Photo by Cathrine White

Seven years ago, Westchester moms Mary Dell Harrington and Lisa Heffernan founded Grown & Flown, a website that’s become a go-to resource for parents of kids between the ages of 15 and 25. Last year, they launched their next chapter, a book titled GROWN & FLOWN: How to Support Your Teen, Stay Close as a Family, and Raise Independent Adults (Flatiron Books). The paperback copy hit shelves last month.

We asked the pair — themselves the parents of five children in their 20s — for their best advice on raising the not-yet-launched.

What do you wish you had known about parenting 15- to 25-year-olds that you hadn’t known when you started?
Reading neurologist Dr. Frances Jensen’s book The Teenage Brain would have been so helpful. She writes about the unique risks to teens’ brains due to drinking, how much easier it is for teens to develop addictions, and how these years are when they can learn more than they will ever again.

What are today’s parents most concerned about, regarding their kids’ education?
Because college is so much more expensive than it was when we attended, parents have to be very careful about considering the financial fit of their teen’s college choice.

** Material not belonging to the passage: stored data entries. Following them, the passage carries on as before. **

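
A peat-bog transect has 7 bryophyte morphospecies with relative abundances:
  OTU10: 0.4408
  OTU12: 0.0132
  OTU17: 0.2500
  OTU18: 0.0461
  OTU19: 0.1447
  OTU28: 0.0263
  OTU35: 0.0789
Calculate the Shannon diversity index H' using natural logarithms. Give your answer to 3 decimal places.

Each pᵢ ln pᵢ term (working shown to 5 dp, full precision carried): 0.4408×(-0.81916)=-0.36109, 0.0132×(-4.32754)=-0.05712, 0.25×(-1.38629)=-0.34657, 0.0461×(-3.07694)=-0.14185, 0.1447×(-1.93309)=-0.27972, 0.0263×(-3.63819)=-0.09568, 0.0789×(-2.53957)=-0.20037.
Sum = -1.48241, so H' = 1.482.

1.482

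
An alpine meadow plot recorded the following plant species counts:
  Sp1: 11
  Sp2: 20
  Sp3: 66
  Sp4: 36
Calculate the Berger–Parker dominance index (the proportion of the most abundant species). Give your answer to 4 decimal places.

0.4962

Total N = 11+20+66+36 = 133, so the proportions are 0.082707, 0.150376, 0.496241, 0.270677 (working shown to 6 dp, full precision carried).
The largest proportion is 0.496241, i.e. d = 0.4962 to 4 decimal places.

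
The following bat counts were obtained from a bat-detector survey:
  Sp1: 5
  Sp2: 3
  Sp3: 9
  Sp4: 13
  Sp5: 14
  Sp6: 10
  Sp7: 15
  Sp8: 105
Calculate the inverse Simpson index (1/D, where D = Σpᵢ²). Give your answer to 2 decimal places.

2.56

Total N = 5+3+9+13+14+10+15+105 = 174, so the proportions are 0.02874, 0.01724, 0.05172, 0.07471, 0.08046, 0.05747, 0.08621, 0.60345 (working shown to 5 dp, full precision carried).
D = 0.02874² + 0.01724² + 0.05172² + 0.07471² + 0.08046² + 0.05747² + 0.08621² + 0.60345² = 0.00083 + 0.00030 + 0.00268 + 0.00558 + 0.00647 + 0.00330 + 0.00743 + 0.36415 = 0.39074.
So 1/D = 2.5593, i.e. 2.56 to 2 decimal places.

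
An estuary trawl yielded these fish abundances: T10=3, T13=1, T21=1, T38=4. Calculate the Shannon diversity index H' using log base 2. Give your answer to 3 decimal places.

Total N = 3+1+1+4 = 9, so the proportions are 0.33333, 0.11111, 0.11111, 0.44444 (working shown to 5 dp, full precision carried).
Each pᵢ log₂ pᵢ term: 0.33333×(-1.58496)=-0.52832, 0.11111×(-3.16993)=-0.35221, 0.11111×(-3.16993)=-0.35221, 0.44444×(-1.16993)=-0.51997.
Sum = -1.75272, so H' = 1.753.

1.753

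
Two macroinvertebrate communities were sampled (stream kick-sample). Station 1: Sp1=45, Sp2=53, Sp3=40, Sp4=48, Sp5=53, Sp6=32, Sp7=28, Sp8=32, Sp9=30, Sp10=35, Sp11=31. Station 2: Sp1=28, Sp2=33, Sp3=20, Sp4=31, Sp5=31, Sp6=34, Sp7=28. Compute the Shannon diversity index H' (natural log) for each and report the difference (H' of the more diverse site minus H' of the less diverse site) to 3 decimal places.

0.437

Station 1: N=427, proportions 0.105386, 0.124122, 0.093677, 0.112412, 0.124122, 0.074941, 0.065574, 0.074941, 0.070258, 0.081967, 0.0726, giving H' = 2.371634 (working shown to 6 dp, full precision carried).
Station 2: N=205, proportions 0.136585, 0.160976, 0.097561, 0.15122, 0.15122, 0.165854, 0.136585, giving H' = 1.934199.
Difference = |2.371634 − 1.934199| = 0.437435, i.e. 0.437 to 3 decimal places.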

What’s your best advice for parents whose kids are applying to college?
Do not start talking about college in ninth or 10th grade, or else high school will become all about college, and teens will miss some of the best years of their lives. This doesn’t mean that parents should wait to educate themselves about paying for college, testing requirements, etc.

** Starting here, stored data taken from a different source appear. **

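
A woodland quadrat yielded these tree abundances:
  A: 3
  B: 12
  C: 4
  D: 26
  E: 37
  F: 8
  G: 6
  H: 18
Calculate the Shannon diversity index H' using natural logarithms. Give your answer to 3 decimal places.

1.785

Total N = 3+12+4+26+37+8+6+18 = 114, so the proportions are 0.02632, 0.10526, 0.03509, 0.22807, 0.32456, 0.07018, 0.05263, 0.15789 (working shown to 5 dp, full precision carried).
Each pᵢ ln pᵢ term: 0.02632×(-3.63759)=-0.09573, 0.10526×(-2.25129)=-0.23698, 0.03509×(-3.34990)=-0.11754, 0.22807×(-1.47810)=-0.33711, 0.32456×(-1.12528)=-0.36522, 0.07018×(-2.65676)=-0.18644, 0.05263×(-2.94444)=-0.15497, 0.15789×(-1.84583)=-0.29145.
Sum = -1.78543, so H' = 1.785.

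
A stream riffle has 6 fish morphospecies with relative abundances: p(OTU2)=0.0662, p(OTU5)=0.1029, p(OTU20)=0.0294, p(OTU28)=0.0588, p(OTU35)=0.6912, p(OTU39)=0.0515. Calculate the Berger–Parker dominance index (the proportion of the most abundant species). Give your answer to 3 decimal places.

The largest proportion is 0.6912, i.e. d = 0.691 to 3 decimal places.

0.691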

What’s the most common question you get from parents?
“Am I doing too much or too little in helping my teen grow into an adult?” and “Why is it so hard to figure out how to guide our teens but not overparent them?” There has been a fundamental change in the way these kids relate to their parents that’s left us feeling confused. Studies show we are closer to our teens and young adults than we were to our parents when we were this age. This is wonderful and should not be confused with the controlling behavior where problems arise.

What will be the biggest challenge for these kids and their parents within the next
five years?

Technology will continue to develop in ways we can’t predict. There are always unintended consequences, and it will always be important for parents to stay current with the social platforms that their teens are using.